It’s the 60th anniversary of the first use of chemotherapy. This is not an anniversary that is likely to attract much attention. It can be a demanding treatment and it does not get a good press. However we should not forget that it has saved lives and extended life for millions. We must also recognise that for some cancer patients it has failed to deliver any benefit.
It was in 1956 that a very rare cancer, choriocarcinoma – a cancer which starts in the womb – was treated with a drug called methotrexate. This drug, along with others, is still used for this cancer.
Today the most widely used chemotherapy worldwide is doxorubicin, the ‘red one’ that many patients will report. It was developed from soil based microbes, originally in Italy. It is used to treat a wide range of cancers and is regarded by the World Health Organisation as an essential ingredient in the drug formulary of every nation. One major side effect of doxorubicin is that it can damage the heart. As a result the lifetime dose is limited. Today there are over 2000 variants.

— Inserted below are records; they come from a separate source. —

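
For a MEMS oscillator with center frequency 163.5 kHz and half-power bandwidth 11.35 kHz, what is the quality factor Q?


Step 1: Q = f0 / bandwidth
Step 2: Q = 163.5 / 11.35
Q = 14.4


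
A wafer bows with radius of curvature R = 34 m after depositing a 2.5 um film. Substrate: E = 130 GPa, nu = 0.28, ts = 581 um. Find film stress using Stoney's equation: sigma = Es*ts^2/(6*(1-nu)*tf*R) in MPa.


Step 1: Compute numerator: Es * ts^2 = 130 * 581^2 = 43882930 (GPa*um^2)
Step 2: Compute denominator (R in um): 6*(1-nu)*tf*R = 6*0.72*2.5*34e6 = 367200000.0 (um^2)
Step 3: sigma (GPa) = 43882930 / 367200000.0 = 1.19507e-01 GPa
Step 4: Convert to MPa (x1000): sigma = 119.5 MPa


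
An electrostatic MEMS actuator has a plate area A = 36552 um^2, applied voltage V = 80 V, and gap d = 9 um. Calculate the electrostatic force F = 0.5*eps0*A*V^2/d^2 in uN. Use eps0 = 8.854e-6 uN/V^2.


Step 1: Identify parameters.
eps0 = 8.854e-6 uN/V^2, A = 36552 um^2, V = 80 V, d = 9 um
Step 2: Compute V^2 = 80^2 = 6400
Step 3: Compute d^2 = 9^2 = 81
Step 4: F = 0.5 * 8.854e-6 * 36552 * 6400 / 81
F = 12.785 uN


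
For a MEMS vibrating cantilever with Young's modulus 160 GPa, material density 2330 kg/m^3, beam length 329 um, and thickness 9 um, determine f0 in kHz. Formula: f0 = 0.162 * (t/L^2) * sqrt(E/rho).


Step 1: Convert units to SI.
t_SI = 9e-6 m, L_SI = 329e-6 m
Step 2: Calculate sqrt(E/rho).
sqrt(160e9 / 2330) = 8286.71 m/s
Step 3: Compute f0.
f0 = 0.162 * 9e-6 / (329e-6)^2 * 8286.71 = 111621.5 Hz = 111.62 kHz


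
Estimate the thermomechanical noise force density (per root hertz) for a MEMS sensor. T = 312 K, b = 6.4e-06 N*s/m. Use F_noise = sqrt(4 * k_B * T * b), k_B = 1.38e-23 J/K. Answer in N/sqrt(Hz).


Step 1: Compute 4 * k_B * T * b
= 4 * 1.38e-23 * 312 * 6.4e-06
= 1.1022e-25 N^2/Hz
Step 2: F_noise = sqrt(1.1022e-25)
F_noise = 3.32e-13 N/sqrt(Hz)


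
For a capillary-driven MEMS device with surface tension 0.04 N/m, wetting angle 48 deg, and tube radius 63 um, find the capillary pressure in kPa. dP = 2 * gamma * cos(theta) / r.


Step 1: cos(48 deg) = 0.6691
Step 2: Convert r to m: r = 63e-6 m
Step 3: dP = 2 * 0.04 * 0.6691 / 63e-6 = 849.7 Pa
Step 4: Convert Pa to kPa (divide by 1000).
dP = 0.85 kPa


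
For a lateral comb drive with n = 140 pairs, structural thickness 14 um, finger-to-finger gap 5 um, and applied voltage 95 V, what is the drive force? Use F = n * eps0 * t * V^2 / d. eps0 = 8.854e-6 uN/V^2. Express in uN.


Step 1: Parameters: n=140, eps0=8.854e-6 uN/V^2, t=14 um, V=95 V, d=5 um
Step 2: V^2 = 9025
Step 3: F = 140 * 8.854e-6 * 14 * 9025 / 5
F = 31.324 uN


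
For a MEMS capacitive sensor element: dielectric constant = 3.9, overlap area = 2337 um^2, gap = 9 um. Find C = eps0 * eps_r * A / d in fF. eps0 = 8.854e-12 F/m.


Step 1: Convert area to m^2: A = 2337e-12 m^2
Step 2: Convert gap to m: d = 9e-6 m
Step 3: C = eps0 * eps_r * A / d
C = 8.854e-12 * 3.9 * 2337e-12 / 9e-6
Step 4: Convert to fF (multiply by 1e15).
C = 8.97 fF


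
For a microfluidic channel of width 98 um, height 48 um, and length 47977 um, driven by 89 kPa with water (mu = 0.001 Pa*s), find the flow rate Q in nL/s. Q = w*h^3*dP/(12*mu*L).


Step 1: Convert all dimensions to SI (meters).
w = 98e-6 m, h = 48e-6 m, L = 47977e-6 m, dP = 89e3 Pa
Step 2: Q = w * h^3 * dP / (12 * mu * L)
Q = 98e-6 * (48e-6)^3 * 89e3 / (12 * 0.001 * 47977e-6) = 1.67542681e-09 m^3/s
Step 3: Convert Q from m^3/s to nL/s (1 m^3 = 1e12 nL, so multiply by 1e12).
Q = 1675.427 nL/s


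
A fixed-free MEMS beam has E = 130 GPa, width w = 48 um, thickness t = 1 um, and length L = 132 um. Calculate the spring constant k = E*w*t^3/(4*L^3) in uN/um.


Step 1: Convert E to consistent units (1 GPa = 1000 uN/um^2).
E = 130 GPa = 130000 uN/um^2
Step 2: Compute t^3 = 1^3 = 1
Step 3: Compute L^3 = 132^3 = 2299968
Step 4: k = 130000 * 48 * 1 / (4 * 2299968)
k = 0.6783 uN/um


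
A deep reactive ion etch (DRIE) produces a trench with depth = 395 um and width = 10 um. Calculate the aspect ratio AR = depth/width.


Step 1: AR = depth / width
Step 2: AR = 395 / 10
AR = 39.5


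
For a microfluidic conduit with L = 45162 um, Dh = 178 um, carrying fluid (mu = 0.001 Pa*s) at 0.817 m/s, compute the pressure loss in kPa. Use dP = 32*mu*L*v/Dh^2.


Step 1: Convert to SI: L = 45162e-6 m, Dh = 178e-6 m
Step 2: dP = 32 * 0.001 * 45162e-6 * 0.817 / (178e-6)^2
Step 3: dP = 37265.35 Pa
Step 4: Convert to kPa: dP = 37.27 kPa


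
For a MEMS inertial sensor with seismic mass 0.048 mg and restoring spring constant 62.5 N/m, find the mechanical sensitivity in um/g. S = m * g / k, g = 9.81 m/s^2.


Step 1: Convert mass: m = 0.048 mg = 4.80e-08 kg
Step 2: S = m * g / k = 4.80e-08 * 9.81 / 62.5
Step 3: S = 7.53e-09 m/g
Step 4: Convert to um/g: S = 0.008 um/g


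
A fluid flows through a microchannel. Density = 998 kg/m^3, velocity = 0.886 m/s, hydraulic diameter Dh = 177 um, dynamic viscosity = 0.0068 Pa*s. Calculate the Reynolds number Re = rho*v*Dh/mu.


Step 1: Convert Dh to meters: Dh = 177e-6 m
Step 2: Re = rho * v * Dh / mu
Re = 998 * 0.886 * 177e-6 / 0.0068
Re = 23.016


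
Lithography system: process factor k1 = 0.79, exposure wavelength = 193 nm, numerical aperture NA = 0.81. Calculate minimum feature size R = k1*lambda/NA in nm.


Step 1: Identify values: k1 = 0.79, lambda = 193 nm, NA = 0.81
Step 2: R = k1 * lambda / NA
R = 0.79 * 193 / 0.81
R = 188.2 nm


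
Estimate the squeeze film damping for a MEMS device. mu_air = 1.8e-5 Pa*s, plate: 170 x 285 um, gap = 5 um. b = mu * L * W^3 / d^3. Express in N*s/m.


Step 1: Convert to SI.
L = 170e-6 m, W = 285e-6 m, d = 5e-6 m
Step 2: W^3 = (285e-6)^3 = 2.31e-11 m^3
Step 3: d^3 = (5e-6)^3 = 1.25e-16 m^3
Step 4: b = 1.8e-5 * 170e-6 * 2.31e-11 / 1.25e-16
b = 5.67e-04 N*s/m


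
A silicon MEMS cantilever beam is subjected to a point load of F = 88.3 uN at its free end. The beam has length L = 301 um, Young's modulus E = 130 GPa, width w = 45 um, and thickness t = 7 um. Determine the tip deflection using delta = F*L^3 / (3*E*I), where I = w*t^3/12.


Step 1: Calculate the second moment of area.
I = w * t^3 / 12 = 45 * 7^3 / 12 = 1286.25 um^4
Step 2: Convert E to consistent units (1 GPa = 1000 uN/um^2).
E = 130 GPa = 130000 uN/um^2
Step 3: Calculate tip deflection.
delta = F * L^3 / (3 * E * I)
delta = 88.3 * 301^3 / (3 * 130000 * 1286.25)
delta = 4.8003 um


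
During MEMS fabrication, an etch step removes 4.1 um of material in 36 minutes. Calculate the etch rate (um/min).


Step 1: Etch rate = depth / time
Step 2: rate = 4.1 / 36
rate = 0.114 um/min


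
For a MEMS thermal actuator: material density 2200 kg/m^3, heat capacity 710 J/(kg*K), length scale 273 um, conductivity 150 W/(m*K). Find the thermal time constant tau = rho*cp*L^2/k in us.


Step 1: Convert L to m: L = 273e-6 m
Step 2: L^2 = (273e-6)^2 = 7.4529e-08 m^2
Step 3: tau = 2200 * 710 * 7.4529e-08 / 150 = 7.7609532e-04 s
Step 4: Convert to microseconds (multiply by 1e6).
tau = 776.095 us


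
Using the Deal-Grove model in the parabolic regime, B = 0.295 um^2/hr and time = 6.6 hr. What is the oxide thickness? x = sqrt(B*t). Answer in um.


Step 1: Compute B*t = 0.295 * 6.6 = 1.947
Step 2: x = sqrt(1.947)
x = 1.395 um


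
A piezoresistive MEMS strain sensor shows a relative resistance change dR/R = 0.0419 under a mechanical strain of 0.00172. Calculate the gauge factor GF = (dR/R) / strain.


Step 1: Identify values.
dR/R = 0.0419, strain = 0.00172
Step 2: GF = (dR/R) / strain = 0.0419 / 0.00172
GF = 24.4


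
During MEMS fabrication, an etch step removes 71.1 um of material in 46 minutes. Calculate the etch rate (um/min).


Step 1: Etch rate = depth / time
Step 2: rate = 71.1 / 46
rate = 1.546 um/min


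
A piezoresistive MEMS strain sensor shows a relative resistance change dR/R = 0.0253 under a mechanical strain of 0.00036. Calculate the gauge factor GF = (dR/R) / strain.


Step 1: Identify values.
dR/R = 0.0253, strain = 0.00036
Step 2: GF = (dR/R) / strain = 0.0253 / 0.00036
GF = 70.3


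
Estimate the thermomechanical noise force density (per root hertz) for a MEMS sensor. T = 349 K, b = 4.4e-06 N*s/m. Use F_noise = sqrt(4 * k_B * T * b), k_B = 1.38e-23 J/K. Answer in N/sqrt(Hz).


Step 1: Compute 4 * k_B * T * b
= 4 * 1.38e-23 * 349 * 4.4e-06
= 8.4765e-26 N^2/Hz
Step 2: F_noise = sqrt(8.4765e-26)
F_noise = 2.91e-13 N/sqrt(Hz)


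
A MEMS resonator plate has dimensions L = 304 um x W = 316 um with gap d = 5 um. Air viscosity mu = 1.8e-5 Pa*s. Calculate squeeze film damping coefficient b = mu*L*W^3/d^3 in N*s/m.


Step 1: Convert to SI.
L = 304e-6 m, W = 316e-6 m, d = 5e-6 m
Step 2: W^3 = (316e-6)^3 = 3.16e-11 m^3
Step 3: d^3 = (5e-6)^3 = 1.25e-16 m^3
Step 4: b = 1.8e-5 * 304e-6 * 3.16e-11 / 1.25e-16
b = 1.38e-03 N*s/m


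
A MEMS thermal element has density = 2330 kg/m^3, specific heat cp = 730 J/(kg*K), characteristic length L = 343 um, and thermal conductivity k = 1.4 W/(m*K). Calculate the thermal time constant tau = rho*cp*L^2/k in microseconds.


Step 1: Convert L to m: L = 343e-6 m
Step 2: L^2 = (343e-6)^2 = 1.17649e-07 m^2
Step 3: tau = 2330 * 730 * 1.17649e-07 / 1.4 = 1.429351315e-01 s
Step 4: Convert to microseconds (multiply by 1e6).
tau = 142935.132 us


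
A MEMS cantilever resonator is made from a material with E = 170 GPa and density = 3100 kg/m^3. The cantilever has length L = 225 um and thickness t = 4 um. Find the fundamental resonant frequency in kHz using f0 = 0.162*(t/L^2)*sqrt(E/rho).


Step 1: Convert units to SI.
t_SI = 4e-6 m, L_SI = 225e-6 m
Step 2: Calculate sqrt(E/rho).
sqrt(170e9 / 3100) = 7405.32 m/s
Step 3: Compute f0.
f0 = 0.162 * 4e-6 / (225e-6)^2 * 7405.32 = 94788.1 Hz = 94.79 kHz


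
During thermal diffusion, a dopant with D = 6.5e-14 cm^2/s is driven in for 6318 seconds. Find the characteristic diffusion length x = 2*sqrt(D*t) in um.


Step 1: Compute D*t = 6.5e-14 * 6318 = 4.1067e-10 cm^2
Step 2: sqrt(D*t) = 2.0265e-05 cm
Step 3: x = 2 * 2.0265e-05 cm = 4.053e-05 cm
Step 4: Convert to um (1 cm = 1e4 um): x = 0.405 um


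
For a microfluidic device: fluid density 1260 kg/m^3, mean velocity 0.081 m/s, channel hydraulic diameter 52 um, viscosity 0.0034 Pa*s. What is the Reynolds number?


Step 1: Convert Dh to meters: Dh = 52e-6 m
Step 2: Re = rho * v * Dh / mu
Re = 1260 * 0.081 * 52e-6 / 0.0034
Re = 1.561


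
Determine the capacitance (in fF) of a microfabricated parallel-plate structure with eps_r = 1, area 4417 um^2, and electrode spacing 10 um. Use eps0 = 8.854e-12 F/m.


Step 1: Convert area to m^2: A = 4417e-12 m^2
Step 2: Convert gap to m: d = 10e-6 m
Step 3: C = eps0 * eps_r * A / d
C = 8.854e-12 * 1 * 4417e-12 / 10e-6
Step 4: Convert to fF (multiply by 1e15).
C = 3.91 fF


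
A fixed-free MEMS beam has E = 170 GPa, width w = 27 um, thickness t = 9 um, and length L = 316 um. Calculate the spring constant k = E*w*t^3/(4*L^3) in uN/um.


Step 1: Convert E to consistent units (1 GPa = 1000 uN/um^2).
E = 170 GPa = 170000 uN/um^2
Step 2: Compute t^3 = 9^3 = 729
Step 3: Compute L^3 = 316^3 = 31554496
Step 4: k = 170000 * 27 * 729 / (4 * 31554496)
k = 26.5106 uN/um


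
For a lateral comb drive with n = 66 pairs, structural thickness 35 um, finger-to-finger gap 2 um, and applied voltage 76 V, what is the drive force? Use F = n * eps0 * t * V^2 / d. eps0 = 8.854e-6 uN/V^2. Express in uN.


Step 1: Parameters: n=66, eps0=8.854e-6 uN/V^2, t=35 um, V=76 V, d=2 um
Step 2: V^2 = 5776
Step 3: F = 66 * 8.854e-6 * 35 * 5776 / 2
F = 59.068 uN


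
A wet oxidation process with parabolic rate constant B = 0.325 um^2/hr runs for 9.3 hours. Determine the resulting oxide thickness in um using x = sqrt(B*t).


Step 1: Compute B*t = 0.325 * 9.3 = 3.0225
Step 2: x = sqrt(3.0225)
x = 1.739 um


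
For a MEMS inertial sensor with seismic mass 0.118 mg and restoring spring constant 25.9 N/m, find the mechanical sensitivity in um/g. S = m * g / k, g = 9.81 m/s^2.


Step 1: Convert mass: m = 0.118 mg = 1.18e-07 kg
Step 2: S = m * g / k = 1.18e-07 * 9.81 / 25.9
Step 3: S = 4.47e-08 m/g
Step 4: Convert to um/g: S = 0.045 um/g


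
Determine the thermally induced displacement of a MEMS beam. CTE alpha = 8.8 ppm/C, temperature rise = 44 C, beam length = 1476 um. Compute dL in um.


Step 1: Convert CTE: alpha = 8.8 ppm/C = 8.8e-6 /C
Step 2: dL = 8.8e-6 * 44 * 1476
dL = 0.5715 um


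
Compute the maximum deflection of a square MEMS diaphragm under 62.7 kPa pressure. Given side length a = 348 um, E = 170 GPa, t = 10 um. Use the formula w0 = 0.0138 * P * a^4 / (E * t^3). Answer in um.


Step 1: Convert pressure to compatible units (E is in GPa, so P in GPa).
P = 62.7 kPa = 62.7e-6 GPa
Step 2: Compute numerator: 0.0138 * P * a^4.
a^4 = 348^4 = 14666178816
numerator = 0.0138 * 62.7e-6 * 14666178816 = 1.269e+04
Step 3: Compute denominator: E * t^3 = 170 * 10^3 = 170000
Step 4: w0 = numerator / denominator = 1.269e+04 / 170000 = 0.0746 um


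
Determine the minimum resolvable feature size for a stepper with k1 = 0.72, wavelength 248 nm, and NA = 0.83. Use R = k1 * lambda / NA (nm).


Step 1: Identify values: k1 = 0.72, lambda = 248 nm, NA = 0.83
Step 2: R = k1 * lambda / NA
R = 0.72 * 248 / 0.83
R = 215.1 nm


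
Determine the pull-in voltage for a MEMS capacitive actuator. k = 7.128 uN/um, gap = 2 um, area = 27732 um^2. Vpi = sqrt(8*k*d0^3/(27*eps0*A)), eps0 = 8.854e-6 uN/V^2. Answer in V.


Step 1: Compute numerator: 8 * k * d0^3 = 8 * 7.128 * 2^3 = 456.192
Step 2: Compute denominator: 27 * eps0 * A = 27 * 8.854e-6 * 27732 = 6.629556
Step 3: Vpi = sqrt(456.192 / 6.629556)
Vpi = 8.3 V


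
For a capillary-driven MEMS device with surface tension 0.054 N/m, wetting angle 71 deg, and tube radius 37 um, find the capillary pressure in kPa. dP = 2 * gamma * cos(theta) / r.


Step 1: cos(71 deg) = 0.3256
Step 2: Convert r to m: r = 37e-6 m
Step 3: dP = 2 * 0.054 * 0.3256 / 37e-6 = 950.4 Pa
Step 4: Convert Pa to kPa (divide by 1000).
dP = 0.95 kPa


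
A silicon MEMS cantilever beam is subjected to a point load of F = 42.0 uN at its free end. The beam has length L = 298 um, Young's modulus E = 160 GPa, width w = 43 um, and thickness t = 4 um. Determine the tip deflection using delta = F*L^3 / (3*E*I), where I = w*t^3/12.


Step 1: Calculate the second moment of area.
I = w * t^3 / 12 = 43 * 4^3 / 12 = 229.3333 um^4
Step 2: Convert E to consistent units (1 GPa = 1000 uN/um^2).
E = 160 GPa = 160000 uN/um^2
Step 3: Calculate tip deflection.
delta = F * L^3 / (3 * E * I)
delta = 42.0 * 298^3 / (3 * 160000 * 229.3333)
delta = 10.0969 um


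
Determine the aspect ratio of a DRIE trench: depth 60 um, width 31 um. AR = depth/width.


Step 1: AR = depth / width
Step 2: AR = 60 / 31
AR = 1.9


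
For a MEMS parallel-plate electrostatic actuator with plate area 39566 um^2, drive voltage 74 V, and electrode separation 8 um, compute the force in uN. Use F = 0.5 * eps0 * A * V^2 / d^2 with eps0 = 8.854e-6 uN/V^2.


Step 1: Identify parameters.
eps0 = 8.854e-6 uN/V^2, A = 39566 um^2, V = 74 V, d = 8 um
Step 2: Compute V^2 = 74^2 = 5476
Step 3: Compute d^2 = 8^2 = 64
Step 4: F = 0.5 * 8.854e-6 * 39566 * 5476 / 64
F = 14.987 uN


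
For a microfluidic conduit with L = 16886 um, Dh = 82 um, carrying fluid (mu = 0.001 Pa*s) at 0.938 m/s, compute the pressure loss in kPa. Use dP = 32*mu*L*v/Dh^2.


Step 1: Convert to SI: L = 16886e-6 m, Dh = 82e-6 m
Step 2: dP = 32 * 0.001 * 16886e-6 * 0.938 / (82e-6)^2
Step 3: dP = 75379.26 Pa
Step 4: Convert to kPa: dP = 75.38 kPa


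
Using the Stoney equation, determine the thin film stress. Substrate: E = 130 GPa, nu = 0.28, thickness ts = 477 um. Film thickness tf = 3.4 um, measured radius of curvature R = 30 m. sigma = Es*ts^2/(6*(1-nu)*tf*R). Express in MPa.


Step 1: Compute numerator: Es * ts^2 = 130 * 477^2 = 29578770 (GPa*um^2)
Step 2: Compute denominator (R in um): 6*(1-nu)*tf*R = 6*0.72*3.4*30e6 = 440640000.0 (um^2)
Step 3: sigma (GPa) = 29578770 / 440640000.0 = 6.7127e-02 GPa
Step 4: Convert to MPa (x1000): sigma = 67.1 MPa


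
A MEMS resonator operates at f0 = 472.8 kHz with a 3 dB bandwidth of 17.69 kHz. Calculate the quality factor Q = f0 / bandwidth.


Step 1: Q = f0 / bandwidth
Step 2: Q = 472.8 / 17.69
Q = 26.7


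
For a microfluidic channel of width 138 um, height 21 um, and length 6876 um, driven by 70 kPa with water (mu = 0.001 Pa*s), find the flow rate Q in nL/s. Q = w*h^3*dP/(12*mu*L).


Step 1: Convert all dimensions to SI (meters).
w = 138e-6 m, h = 21e-6 m, L = 6876e-6 m, dP = 70e3 Pa
Step 2: Q = w * h^3 * dP / (12 * mu * L)
Q = 138e-6 * (21e-6)^3 * 70e3 / (12 * 0.001 * 6876e-6) = 1.0842212e-09 m^3/s
Step 3: Convert Q from m^3/s to nL/s (1 m^3 = 1e12 nL, so multiply by 1e12).
Q = 1084.221 nL/s


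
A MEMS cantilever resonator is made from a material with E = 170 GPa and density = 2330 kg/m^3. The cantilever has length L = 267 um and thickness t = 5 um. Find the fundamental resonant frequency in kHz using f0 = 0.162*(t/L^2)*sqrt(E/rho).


Step 1: Convert units to SI.
t_SI = 5e-6 m, L_SI = 267e-6 m
Step 2: Calculate sqrt(E/rho).
sqrt(170e9 / 2330) = 8541.74 m/s
Step 3: Compute f0.
f0 = 0.162 * 5e-6 / (267e-6)^2 * 8541.74 = 97053.0 Hz = 97.05 kHz


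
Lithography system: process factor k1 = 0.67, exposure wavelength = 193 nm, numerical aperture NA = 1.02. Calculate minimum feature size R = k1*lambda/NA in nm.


Step 1: Identify values: k1 = 0.67, lambda = 193 nm, NA = 1.02
Step 2: R = k1 * lambda / NA
R = 0.67 * 193 / 1.02
R = 126.8 nm


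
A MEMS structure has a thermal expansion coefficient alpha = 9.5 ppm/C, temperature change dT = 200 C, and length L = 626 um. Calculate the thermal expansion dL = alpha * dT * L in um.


Step 1: Convert CTE: alpha = 9.5 ppm/C = 9.5e-6 /C
Step 2: dL = 9.5e-6 * 200 * 626
dL = 1.1894 um


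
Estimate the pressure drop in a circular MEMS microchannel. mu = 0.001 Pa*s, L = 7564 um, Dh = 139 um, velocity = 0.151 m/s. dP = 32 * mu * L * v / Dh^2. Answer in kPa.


Step 1: Convert to SI: L = 7564e-6 m, Dh = 139e-6 m
Step 2: dP = 32 * 0.001 * 7564e-6 * 0.151 / (139e-6)^2
Step 3: dP = 1891.69 Pa
Step 4: Convert to kPa: dP = 1.89 kPa


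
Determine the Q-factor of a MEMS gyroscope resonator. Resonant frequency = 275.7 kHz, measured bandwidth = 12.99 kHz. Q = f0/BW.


Step 1: Q = f0 / bandwidth
Step 2: Q = 275.7 / 12.99
Q = 21.2


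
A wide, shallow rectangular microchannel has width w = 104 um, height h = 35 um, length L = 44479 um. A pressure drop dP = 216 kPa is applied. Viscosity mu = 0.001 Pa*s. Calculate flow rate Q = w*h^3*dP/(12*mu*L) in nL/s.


Step 1: Convert all dimensions to SI (meters).
w = 104e-6 m, h = 35e-6 m, L = 44479e-6 m, dP = 216e3 Pa
Step 2: Q = w * h^3 * dP / (12 * mu * L)
Q = 104e-6 * (35e-6)^3 * 216e3 / (12 * 0.001 * 44479e-6) = 1.80449201e-09 m^3/s
Step 3: Convert Q from m^3/s to nL/s (1 m^3 = 1e12 nL, so multiply by 1e12).
Q = 1804.492 nL/s


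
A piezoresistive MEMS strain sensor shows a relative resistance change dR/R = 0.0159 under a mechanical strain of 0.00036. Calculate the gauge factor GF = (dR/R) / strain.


Step 1: Identify values.
dR/R = 0.0159, strain = 0.00036
Step 2: GF = (dR/R) / strain = 0.0159 / 0.00036
GF = 44.2


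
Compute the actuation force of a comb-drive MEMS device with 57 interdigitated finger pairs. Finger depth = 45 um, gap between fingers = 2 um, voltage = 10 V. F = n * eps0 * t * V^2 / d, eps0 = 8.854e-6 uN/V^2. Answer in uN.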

The chemotherapy I had in 2000 was ifosfamide. This is also on the WHO list. It has its origin in nitrogen mustard – the main active ingredient in mustard gas. A drug derived from mustard gas was used in treating cancer as early as 1942 in the USA but it was too toxic and today is classified as a chemical weapon. Ifosfamide finally came into use in the early 1960s and today there are many variants. Its main side effect is haemorrhagic cystitis, a very unpleasant urinary tract complaint that can be fatal. A preventative drug called mesna is always prescribed alongside it.
Drugs based on platinum, taxanes derived from the yew tree and more recently drugs derived from toxins found in primitive sea creatures are also mainstays of chemotherapy. Treatment is often given with combinations of drugs and great care is taken to ensure that combinations do not have additive side effects which are hard to tolerate.
These cytotoxic treatments are being complemented today by hormonal and targeted therapies aimed at stopping specific genetic markers in tumours from being activated rather than at destroying tumours by blunt force. The ‘hammer’ of chemo is being replaced by subtler methods which are less toxic and more easily tolerated. I am told that there will be a place for chemotherapy for many years to come in treating cancer but the numbers of people needing these toxic treatments will slowly decrease.
Those of us who have been successfully treated with chemotherapy look back on the experience with no great wish to repeat it but we can at least celebrate the 60th birthday and give thanks for those scientists and researchers who have opened the way to life.